The researchers hope to apply these insights to improving professional practice. “I am already working on a teacher training program that focuses on AI monitoring, not just how to use AI tools, but how to recognize when your decisions may be wrong,” Megaloconomo said. “We hope this research will reach policy makers and school leaders who are currently making decisions about AI in education.”
“The question of whether human surveillance actually works tends to be assumed rather than tested,” she says. The findings send a strong warning that treating humans as automatic safeguards is insufficient.
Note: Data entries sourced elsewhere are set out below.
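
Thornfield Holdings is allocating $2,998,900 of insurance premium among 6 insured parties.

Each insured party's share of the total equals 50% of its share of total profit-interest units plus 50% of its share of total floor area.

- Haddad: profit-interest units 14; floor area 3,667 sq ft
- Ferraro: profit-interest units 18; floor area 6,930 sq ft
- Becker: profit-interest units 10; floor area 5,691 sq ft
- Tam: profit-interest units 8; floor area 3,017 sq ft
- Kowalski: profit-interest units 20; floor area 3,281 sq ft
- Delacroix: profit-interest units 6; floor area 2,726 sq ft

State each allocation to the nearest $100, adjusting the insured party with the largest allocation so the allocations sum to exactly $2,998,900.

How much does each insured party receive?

Haddad: $493,400; Ferraro: $765,600; Becker: $534,400; Tam: $336,600; Kowalski: $589,000; Delacroix: $279,900

Totals — profit-interest units 76, floor area 25,312.
Composite weights (50% profit-interest units + 50% floor area): Haddad 0.1645; Ferraro 0.2553; Becker 0.1782; Tam 0.1122; Kowalski 0.1964; Delacroix 0.0933.
Raw shares: Haddad 493,442.79; Ferraro 765,657.09; Becker 534,423.50; Tam 336,560.00; Kowalski 588,954.28; Delacroix 279,862.33.
Rounded to nearest $100: Haddad $493,400; Ferraro $765,700; Becker $534,400; Tam $336,600; Kowalski $589,000; Delacroix $279,900. Sum = $2,999,000.
Difference $2,998,900 − $2,999,000 = −$100 applied to largest allocation (Ferraro): Ferraro becomes $765,600.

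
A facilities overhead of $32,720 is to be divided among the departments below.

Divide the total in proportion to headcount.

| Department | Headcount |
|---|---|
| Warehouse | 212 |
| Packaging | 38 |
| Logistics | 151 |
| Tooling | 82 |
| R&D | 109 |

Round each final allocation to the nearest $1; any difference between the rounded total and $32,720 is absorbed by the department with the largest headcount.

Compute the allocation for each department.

Warehouse: $11,718 | Packaging: $2,100 | Logistics: $8,346 | Tooling: $4,532 | R&D: $6,024

Total headcount = 592.
Pro-rata amounts: Warehouse 212/592 × $32,720 = 11,717.30; Packaging 38/592 × $32,720 = 2,100.27; Logistics 151/592 × $32,720 = 8,345.81; Tooling 82/592 × $32,720 = 4,532.16; R&D 109/592 × $32,720 = 6,024.46.
Rounded to nearest $1: Warehouse $11,717; Packaging $2,100; Logistics $8,346; Tooling $4,532; R&D $6,024. Sum = $32,719.
Difference $32,720 − $32,719 = +$1 applied to largest headcount (Warehouse): Warehouse becomes $11,718.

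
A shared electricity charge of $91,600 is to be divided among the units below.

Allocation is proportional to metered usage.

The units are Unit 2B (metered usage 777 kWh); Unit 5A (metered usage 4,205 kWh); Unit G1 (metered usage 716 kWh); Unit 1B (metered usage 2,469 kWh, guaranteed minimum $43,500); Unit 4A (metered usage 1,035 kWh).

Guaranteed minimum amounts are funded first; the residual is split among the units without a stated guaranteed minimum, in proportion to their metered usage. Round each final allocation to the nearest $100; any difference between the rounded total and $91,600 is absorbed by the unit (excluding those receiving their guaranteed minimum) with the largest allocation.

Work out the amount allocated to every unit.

Unit 2B: $5,600 · Unit 5A: $30,000 · Unit G1: $5,100 · Unit 1B: $43,500 · Unit 4A: $7,400

Fund the minimums — Unit 1B $43,500. Residual $48,100.
Residual split over remaining metered usage 6,733: Unit 2B 5,550.82 → $5,600; Unit 5A 30,040.18 → $30,000; Unit G1 5,115.05 → $5,100; Unit 4A 7,393.96 → $7,400.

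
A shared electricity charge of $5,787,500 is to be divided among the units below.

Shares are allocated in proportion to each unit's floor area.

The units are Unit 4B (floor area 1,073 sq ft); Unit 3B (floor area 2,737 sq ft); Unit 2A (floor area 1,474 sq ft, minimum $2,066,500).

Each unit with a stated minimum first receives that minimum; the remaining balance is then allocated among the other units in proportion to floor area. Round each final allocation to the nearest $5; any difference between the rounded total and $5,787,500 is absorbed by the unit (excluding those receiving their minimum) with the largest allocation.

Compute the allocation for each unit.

Fund the minimums — Unit 2A $2,066,500. Balance $3,721,000.
Balance split over remaining floor area 3,810: Unit 4B 1,047,935.17 → $1,047,935; Unit 3B 2,673,064.83 → $2,673,065.

Unit 4B: $1,047,935 | Unit 3B: $2,673,065 | Unit 2A: $2,066,500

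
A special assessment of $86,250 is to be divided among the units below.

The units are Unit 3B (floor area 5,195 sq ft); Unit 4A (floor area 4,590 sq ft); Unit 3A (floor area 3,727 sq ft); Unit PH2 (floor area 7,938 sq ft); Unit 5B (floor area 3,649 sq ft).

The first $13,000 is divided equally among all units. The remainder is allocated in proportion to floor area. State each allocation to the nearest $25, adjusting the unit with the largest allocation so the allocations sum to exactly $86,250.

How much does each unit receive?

Unit 3B: $17,750 | Unit 4A: $16,000 | Unit 3A: $13,475 | Unit PH2: $25,775 | Unit 5B: $13,250

$13,000 shared equally gives $2,600 per unit.
Remainder $73,250 by floor area (total 25,099): Unit 3B 15,161.31 → $15,150; Unit 4A 13,395.65 → $13,400; Unit 3A 10,877.04 → $10,875; Unit PH2 23,166.60 → $23,175; Unit 5B 10,649.40 → $10,650.
Totals: Unit 3B $2,600 + $15,150 = $17,750; Unit 4A $2,600 + $13,400 = $16,000; Unit 3A $2,600 + $10,875 = $13,475; Unit PH2 $2,600 + $23,175 = $25,775; Unit 5B $2,600 + $10,650 = $13,250.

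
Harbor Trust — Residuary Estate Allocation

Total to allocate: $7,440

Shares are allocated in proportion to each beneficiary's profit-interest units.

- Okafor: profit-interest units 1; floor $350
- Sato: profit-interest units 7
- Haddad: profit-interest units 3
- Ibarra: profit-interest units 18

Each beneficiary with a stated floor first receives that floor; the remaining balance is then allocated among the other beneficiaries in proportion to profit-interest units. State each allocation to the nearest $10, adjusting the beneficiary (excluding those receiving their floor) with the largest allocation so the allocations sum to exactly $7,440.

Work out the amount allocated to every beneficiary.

Okafor: $350; Sato: $1,770; Haddad: $760; Ibarra: $4,560

Guaranteed amounts: Okafor $350. Balance $7,090.
Balance split over remaining profit-interest units 28: Sato 1,772.50 → $1,770; Haddad 759.64 → $760; Ibarra 4,557.86 → $4,560.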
“What I want readers to understand is the broader implications. Although this study is about teachers and grading, the dynamics we uncovered, where human oversight selectively breaks down in response to AI behavior, have applications beyond education,” Megaloconomo stressed. As automation tools become more common around the world, these insights provide a useful starting point for understanding how professionals interact with machines.
“Any environment where AI recommendations are combined with human review, such as healthcare, hiring, and criminal justice, faces the same fundamental challenges,” she warned. “Involving humans is not enough. If we want meaningful oversight, we must intentionally design oversight with structured checks and clear accountability mechanisms, rather than assuming that good intentions are enough.”
The study, “Why do experts miss AI errors? Evidence from a randomized labeling experiment,” was authored by Sofoklis Goulas, Rigissa Megalokonomou, and Panagiotis Sotirakopoulos.